[PATCH] D47849: [OpenMP][Clang][NVPTX] Enable math functions called in an OpenMP NVPTX target device region to be resolved as device-native function calls

Wed Aug 8 06:39:07 PDT 2018

Hahnfeld added a comment.

In https://reviews.llvm.org/D47849#1192134, @gtbercea wrote:

> This patch is concerned with calling device functions when you're on the device. The correctness issues you mention are orthogonal to this and should be handled by another patch. I don't think this patch should be held up any longer.

I'm confused by now, could you please highlight the point that I'm missing?

IIRC you started to work on this to fix the problem with inline assembly (see https://reviews.llvm.org/D47849#1125019). AFAICS this patch fixes declarations of math functions but you still cannot include `math.h` which most "correct" codes do.

In https://reviews.llvm.org/D47849#1170670, @tra wrote:

> The rumors of "high performance" functions in the libdevice are somewhat exaggerated , IMO. If you take a look at the IR in the libdevice of recent CUDA version, you will see that a lot of the functions just call their llvm counterpart. If it turns out that in some case llvm generates slower code than what nvidia provides, I'm sure it will be possible to implement a reasonably fast replacement.

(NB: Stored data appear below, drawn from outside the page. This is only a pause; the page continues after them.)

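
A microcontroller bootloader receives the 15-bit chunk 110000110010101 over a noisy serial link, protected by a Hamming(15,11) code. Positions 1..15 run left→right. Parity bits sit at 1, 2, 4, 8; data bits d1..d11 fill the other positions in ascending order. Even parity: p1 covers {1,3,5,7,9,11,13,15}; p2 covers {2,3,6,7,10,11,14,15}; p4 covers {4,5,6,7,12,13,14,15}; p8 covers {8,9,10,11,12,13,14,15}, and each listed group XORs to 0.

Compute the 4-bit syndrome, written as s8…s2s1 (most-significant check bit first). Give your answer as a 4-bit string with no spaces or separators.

0101

s1 (pos 1,3,5,7,9,11,13,15): 1⊕0⊕0⊕1⊕0⊕1⊕1⊕1 = 1
s2 (pos 2,3,6,7,10,11,14,15): 1⊕0⊕0⊕1⊕0⊕1⊕0⊕1 = 0
s4 (pos 4,5,6,7,12,13,14,15): 0⊕0⊕0⊕1⊕0⊕1⊕0⊕1 = 1
s8 (pos 8,9,10,11,12,13,14,15): 1⊕0⊕0⊕1⊕0⊕1⊕0⊕1 = 0
Syndrome s8…s1 = 0101 → error at position 5.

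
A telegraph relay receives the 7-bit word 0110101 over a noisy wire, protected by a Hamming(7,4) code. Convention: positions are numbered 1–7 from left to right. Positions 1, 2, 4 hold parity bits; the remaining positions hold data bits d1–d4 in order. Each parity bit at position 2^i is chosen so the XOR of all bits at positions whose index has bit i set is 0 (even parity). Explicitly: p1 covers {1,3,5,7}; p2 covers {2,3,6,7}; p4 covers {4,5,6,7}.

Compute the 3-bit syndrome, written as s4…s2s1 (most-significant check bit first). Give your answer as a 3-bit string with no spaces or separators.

011

s1 (pos 1,3,5,7): 0⊕1⊕1⊕1 = 1
s2 (pos 2,3,6,7): 1⊕1⊕0⊕1 = 1
s4 (pos 4,5,6,7): 0⊕1⊕0⊕1 = 0
Syndrome s4…s1 = 011 → error at position 3.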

So regarding performance it's not yet clear to me which cases actually benefit: Is there a particular function that is slow if LLVM's backend resolves the call vs. the wrapper script directly calls libdevice?
If I understand @tra's comment correctly, I think we should have clear evidence (ie a small "benchmark") that this patch actually improves performance.

Repository:
  rC Clang

https://reviews.llvm.org/D47849